Thursday, July 16, 2009

Mystery Book Revealed


The Mystery Book that's been taking F-O-R-E-V-E-R for me to finish is The Omnivore's Dilemma by Pollan. Pollan tracks the origins of four meals: one from McDonalds, one of "organic" food, one of non-organic food, and one that he hunted and gathered.

The book is long.

Pollan is thorough. With the exection of the fact that he talks about corn for half of the book, I thought the thoroughness was warranted.

But book is very good. Pollan is a good writer, witty, charming, conversational, intelligent.

The reason that it too me so long is because there are definite agendas about this book and it's hard not to internalize them. I had to pause when I found myself seriously considering applying all of Pollan's agendas. For example: corn syrup . . . bad. So I was checking all labels. Industrialized meat: bad. So I was balking at buying frozen chicken breasts at Costco. Lentils from my favorite Indian supermarket: bad, they've been shipped overseas. See? I had to read a little while, pause, let my food habits stabilize, and then go back and read some more. I have changed my buying and eating habits some---I think that's the point---but I didn't want to push myself into culinary neurosis.

Here are some of the changes that I have tried to make:

1. I do, actually, avoid corn syrup. Why does it need to be in processed tomato sauce anyway?

2. I do cook more vegetarian meals. Lentils, beans, that sort of thing.

3. I do try to buy local. I make exeptions for important things like pineapple and chocolate.

4. I do eat free range beef. It's the beef that wanders my dad's back pasture, actually, so I know exactly where the cow was raised.

Here's a sample of food that I think Pollan would approve of:

1. Strawberry jam, made by my mother, from the berries she bought down the road from her house.

2. Beef from my dad's cows. He raises them. Names them---I once had a roommate who wouldn't eat my beef because it had a name. Better than having a number in a feedlot, I say.

3. A nectarine from the farmer's market by my house.

4. Yogurt with no corn syrup.

So now Mystery Book has been completed. It was a lovely feast. Enjoy.

Wednesday, July 8, 2009

Blackbird Pond

A while ago, I did a top ten post on young adult literature that I thought was worth reading as an adult. I could only come up with nine, and some readers suggested The Witch of Blackbird Pond as a possibility for number ten.

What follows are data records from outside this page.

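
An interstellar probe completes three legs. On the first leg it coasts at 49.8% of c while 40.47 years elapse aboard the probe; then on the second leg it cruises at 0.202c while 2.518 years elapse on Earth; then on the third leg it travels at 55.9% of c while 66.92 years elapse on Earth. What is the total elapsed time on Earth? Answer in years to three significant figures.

Δt = 116 years

Leg 1: β = 0.498; γ = 1/√(1 − 0.498²) = 1/√0.7520 = 1.153; Δt_1 = 1.153 × 40.47 = 46.67 years.
Leg 2: 2.518 years is already measured on Earth.
Leg 3: 66.92 years is already measured on Earth.
Total: 46.67 + 2.518 + 66.92 years.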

So I finally read it again (while reading another book: you'll still have to wait for that one---Why is it taking Deborah so long? Why doesn't she just finish Mystery Book and get on with it? What's the deal? You'll have to wait and then I'll explain. I'm almost done with Mystery Book. Stay tuned.)

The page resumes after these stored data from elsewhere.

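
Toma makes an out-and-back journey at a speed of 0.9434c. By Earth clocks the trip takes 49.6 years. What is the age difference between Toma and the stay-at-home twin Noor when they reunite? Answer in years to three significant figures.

γ = 1/√(1 − 0.9434²) = 1/√0.1100 = 3.015
Toma's elapsed proper time: τ = 49.6/3.015 = 16.45 years.
Age gap = Δt − τ = 49.6 − 16.45 years.

Δt − τ = 33.1 years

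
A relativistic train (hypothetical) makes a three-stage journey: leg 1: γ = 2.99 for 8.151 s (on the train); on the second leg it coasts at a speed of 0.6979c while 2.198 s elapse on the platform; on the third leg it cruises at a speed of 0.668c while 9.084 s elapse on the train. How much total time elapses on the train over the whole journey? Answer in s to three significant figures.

τ = 18.8 s

Leg 1: 8.151 s is already measured on the train.
Leg 2: γ = 1/√(1 − 0.6979²) = 1/√0.5129 = 1.396; τ_2 = 2.198/1.396 = 1.574 s.
Leg 3: 9.084 s is already measured on the train.
Total: 8.151 + 1.574 + 9.084 s.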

Blackbird Pond was great, of course, and I think it should be read again and again. This is one good example of historical fiction that makes me wonder why more middle school/high school history teachers don't teach historical fiction when they teach history. There's some really good stuff in Blackbird Pond about pre-revolution America, Quakers, Puritans, etc. Had this been an extra credit option when I did American history as a junior in high school, I would have done it. And liked it. And learned from it.

Jenny, I think Emma might be old enough for Blackbird Pond. Certainly as a read-aloud. Would be a good basis for early American history discussion.

Thursday, July 2, 2009

I think we miss some of that now


The biography bug hasn't hit me yet; I'm still a fiction gal. But I like to peruse biographies every now and then to see if I've developed a taste for the genre. I recently pored over Linda Lear's Beatrix Potter biography. Titled Beatrix Potter: A Life in Nature. I didn't read all of it, but enough to know that Lear is an interesting writer and a solid researcher. I was most fascinated by how much of Potter's life was spend studying and observing and drawing animals---Potter paid the price for her ability to draw creatures and make them life-like and fantastic at the same time. I think we miss some of that now---it's not in our culture for people to take time to "just" draw and watch. Pity. I think we're missing something.

So then the biography led me, of course, to Potter's fictional children's stories. I knew she wrote Peter Rabbit, but I had not met Timmy Tippytoes or Jemima Puddleduck or Duchess the Dog. These books are adorable! I'm going to put them on my Amazon.com wishlist and collect a bunch. They are not flashy (think: not David Shannon, whose work I adore). They are clever and charming. If you don't want to read the biography, at least venture into some of Beatrix Potter's lesser known fiction. It will delight both the child and the adult in you.